Someone noted that curiosity killed the cat. I don't think that person ever saw cows. They are the most curious & inquisitive animals going. They will approach the hives because they are something different. Like was mentioned above, they tend to be like the bull in the china closet and accidents happen. I worked on one farm where the bees were fenced off from the cows on pasture. I don't think they had issues with the cows and bees since they were on opposite sides of a few joules of juiced up fence. I would definitely recommend the fence if bees are put in with cows. 

Chris


----------



## honeyshack (Jan 6, 2008)

cattle producer and beekeeper here.
Fence those hives and electrify. Cows need somewhere in the neighborhood of 1500v to know you mean business. That said, our fences put out over 5000v for the bears. The cows graze along side the hives...bonus...less mowing around the outside of the bee yard.
We put 1x6's along the bottom of the fence perimeter for three reasons. One for the cows and their uncanny ability to push fence to graze. Two, the skunks and their ability to flatten like snakes to get under a fence to a nicely populated bee hive. And three, so when snipping around the fence to cut the blades of grass which drain the fencer charge, damage to the fence is less likely with the wire about 5" off the ground


----------



## sqkcrk (Dec 10, 2005)

beefast said:


> i hope this falls under the use of the word "pest" how are cows and bee hives together if theres lots of room for them too im gonna strap them down what should i do i was going too put the bees in the timber not in the open areas theres 1,000 acres few cows


I have a cpl of yds of bees in a cow pastures. The only time I had any trouble was when I left a pallet of supers in the yd over winter. The wind probably blew it over, but then the cows walked all over the equipment making it all useless.

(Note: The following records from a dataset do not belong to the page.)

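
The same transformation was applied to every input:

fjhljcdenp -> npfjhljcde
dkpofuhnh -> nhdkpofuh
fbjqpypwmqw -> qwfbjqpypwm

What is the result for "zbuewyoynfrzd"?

zdzbuewyoynfr

Rule — move the last 2 characters to the front (rotate right by 2).
Applying that to "zbuewyoynfrzd" gives "zdzbuewyoynfr".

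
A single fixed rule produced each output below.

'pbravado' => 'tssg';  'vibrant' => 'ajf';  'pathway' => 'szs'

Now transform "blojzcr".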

But, there has never been a problem w/ the hives and the cows keep the grass down pretty close to them.

Took honey off of a yd yesterday w/ a friend w/ 40 Ayershires roaming around watching us and chewing their cudd. Watch out for the cow pies.

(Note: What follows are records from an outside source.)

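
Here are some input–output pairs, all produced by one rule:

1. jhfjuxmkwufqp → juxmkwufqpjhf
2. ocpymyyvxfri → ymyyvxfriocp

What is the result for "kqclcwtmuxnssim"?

lcwtmuxnssimkqc

The pattern: move the first 3 characters to the end (rotate left by 3).
Doing the same to "kqclcwtmuxnssim": "lcwtmuxnssimkqc".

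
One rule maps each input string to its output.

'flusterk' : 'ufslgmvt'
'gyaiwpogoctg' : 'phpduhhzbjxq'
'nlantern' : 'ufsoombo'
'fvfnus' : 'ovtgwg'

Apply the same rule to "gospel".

The rule is to swap the front and back halves of the string, then shift every letter 1 place forward in the alphabet (wrapping around).
Applying both steps to "gospel": "pelgos", then "qfmhpt".

qfmhpt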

That being said, heifers are not a good idea. They tend to know hives over for some reason.


----------



## jim lyon (Feb 19, 2006)

We actually prefer that there are cows in the pasture where we keep bees as they keep the weeds and grass down and rarely cause a problem. One big difference, though, is that they are on pallets of four and not standing alone. They will almost always coexist just fine through the summer months. Wintering can be quite another story, though, as they are unable to defend themselves when the bees are clustered. Watch out for the "greenies"!


----------



## Jeffzhear (Dec 2, 2006)

I have cattle and honey bee yards at both my folks farm and mine and many other locations. I have learned to staple/nail the boxes, bottom boards, and migratory tops on swarms I catch out in the pastures and them move the hives behind fences where the cows/bulls cannot get to them as quickly as possible. I have had the cattle flip them upside down, sideways, as well as scatter them. Hence, I do not keep honey bee hives in with my cattle.


----------



## waynesgarden (Jan 3, 2009)

I have a yard in a horse pasture. Without an electric fence, the hives would be toppled since the horsers love to scratch themselves against posts or a convenient hive. As a bonus, they are well trained to avoid the electric ribbon their owner uses so I use the same for my fence. The car battery that powers the fence can run dead and the hives stay safe.

wayne


----------



## westernbeekeeper (May 2, 2012)

The cattle eat the shingles off of my TBH roof if it's not fenced in.


----------



## scorpionmain (Apr 17, 2012)

I recall seeing pics of an interesting set-up with Longhorns in the Kelleybees Sept Newsletter pg. 21.
https://kelleybees.com/Newsletter/Sept2012-LG-kelley-bees-newsletter.pdf


----------



## Splatt (Jul 11, 2012)

I recall reading somewhere that if your hive has cows a good treatment is a BBQ with lots of BBQ sauce....


----------